We've planned a trip to England for April / May, and are looking for somewhere to stay in London, preferably the Bloomsbury area.

I've checked several sites for timeshares, hotels and B&Bs, now looking for other alternatives.

Are there any sites that rent flats / condos for a week?  Suggestions?

We will have 4 adults (1 couple, 2 singles), and would prefer 3 bedrooms.

TIA,
Jim


----------



## Janie (Jan 19, 2009)

Hi Jim:

I have rented a couple of times from this British site. 

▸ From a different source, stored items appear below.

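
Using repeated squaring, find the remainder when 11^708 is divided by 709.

1

11^1 ≡ 11 (mod 709)
11^2 ≡ 11^2 = 121 ≡ 121 (mod 709)
11^4 ≡ 121^2 = 14641 ≡ 461 (mod 709)
11^8 ≡ 461^2 = 212521 ≡ 530 (mod 709)
11^16 ≡ 530^2 = 280900 ≡ 136 (mod 709)
11^32 ≡ 136^2 = 18496 ≡ 62 (mod 709)
11^64 ≡ 62^2 = 3844 ≡ 299 (mod 709)
11^128 ≡ 299^2 = 89401 ≡ 67 (mod 709)
11^256 ≡ 67^2 = 4489 ≡ 235 (mod 709)
11^512 ≡ 235^2 = 55225 ≡ 632 (mod 709)
708 = 512 + 128 + 64 + 4 in binary powers of 2.
So 11^708 ≡ 632 · 67 · 299 · 461 ≡ 1 (mod 709).
Since the result is 1, base 11 gives no evidence that 709 is composite.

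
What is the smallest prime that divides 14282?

14282 is even: 2 divides it.

2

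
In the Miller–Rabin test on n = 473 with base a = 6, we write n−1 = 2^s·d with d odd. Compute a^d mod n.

79

473 − 1 = 472 = 2^3 · 59, so d = 59.
6^1 ≡ 6 (mod 473)
6^2 ≡ 6^2 = 36 ≡ 36 (mod 473)
6^4 ≡ 36^2 = 1296 ≡ 350 (mod 473)
6^8 ≡ 350^2 = 122500 ≡ 466 (mod 473)
6^16 ≡ 466^2 = 217156 ≡ 49 (mod 473)
6^32 ≡ 49^2 = 2401 ≡ 36 (mod 473)
59 = 32 + 16 + 8 + 2 + 1 in binary powers of 2.
So 6^59 ≡ 36 · 49 · 466 · 36 · 6 ≡ 79 (mod 473).
Squaring chain: 79 → 92 → 423; never reaches −1, so base 6 is a Miller–Rabin witness that 473 is composite.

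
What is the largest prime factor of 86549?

71

86549 = 23 · 3763
3763 = 53 · 71
71 is prime.
So 86549 = 23 · 53 · 71; the largest prime factor is 71.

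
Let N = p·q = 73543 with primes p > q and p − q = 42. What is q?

Since p = q + 42, we have 73543 = q(q + 42), so q² + 42q − 73543 = 0.
Discriminant: 42² + 4·73543 = 1764 + 294172 = 295936; √295936 = 544.
q = (−42 + 544)/2 = 251, and p = q + 42 = 293.
Check: 251 · 293 = 73543.

251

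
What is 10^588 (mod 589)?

10^1 ≡ 10 (mod 589)
10^2 ≡ 10^2 = 100 ≡ 100 (mod 589)
10^4 ≡ 100^2 = 10000 ≡ 576 (mod 589)
10^8 ≡ 576^2 = 331776 ≡ 169 (mod 589)
10^16 ≡ 169^2 = 28561 ≡ 289 (mod 589)
10^32 ≡ 289^2 = 83521 ≡ 472 (mod 589)
10^64 ≡ 472^2 = 222784 ≡ 142 (mod 589)
10^128 ≡ 142^2 = 20164 ≡ 138 (mod 589)
10^256 ≡ 138^2 = 19044 ≡ 196 (mod 589)
10^512 ≡ 196^2 = 38416 ≡ 131 (mod 589)
588 = 512 + 64 + 8 + 4 in binary powers of 2.
So 10^588 ≡ 131 · 142 · 169 · 576 ≡ 349 (mod 589).
Since 349 ≠ 1, base 10 is a Fermat witness: 589 is composite.

349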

http://www.holidaylettings.co.uk


----------



## MULTIZ321 (Jan 19, 2009)

Jim,

Also check out http://www.smoothhound.co.uk/

http://www.cyberrentals.com/

http://www.bedandbreakfast.com/

http://www.timeshareuk.com/

and www.vrbo.com


Richard


----------



## Talent312 (Feb 4, 2009)

I know that htis is resurrecting a stale thread, but I wanted to add that we're renting a flat thru "London Connection" -- www.londonconnection.com -- because they'll rent nightly with a 5-night minimum, so you're not required to stay or limited to a full week.


----------



## Karen G (Feb 4, 2009)

We spent two weeks in  this flat  that we were able to exchange for with DAE.  The owner is a principal in DAE and sometimes puts weeks into the DAE system for exchanges. I'm not sure if he currently is doing so, but we thoroughly enjoyed our stay there.


----------



## alwysonvac (Feb 4, 2009)

Slow travel has some London vacation rental reviews with links to the rental agency website at the top of each review - see http://www.slowtrav.com/uk/vr/list.asp?r=London


----------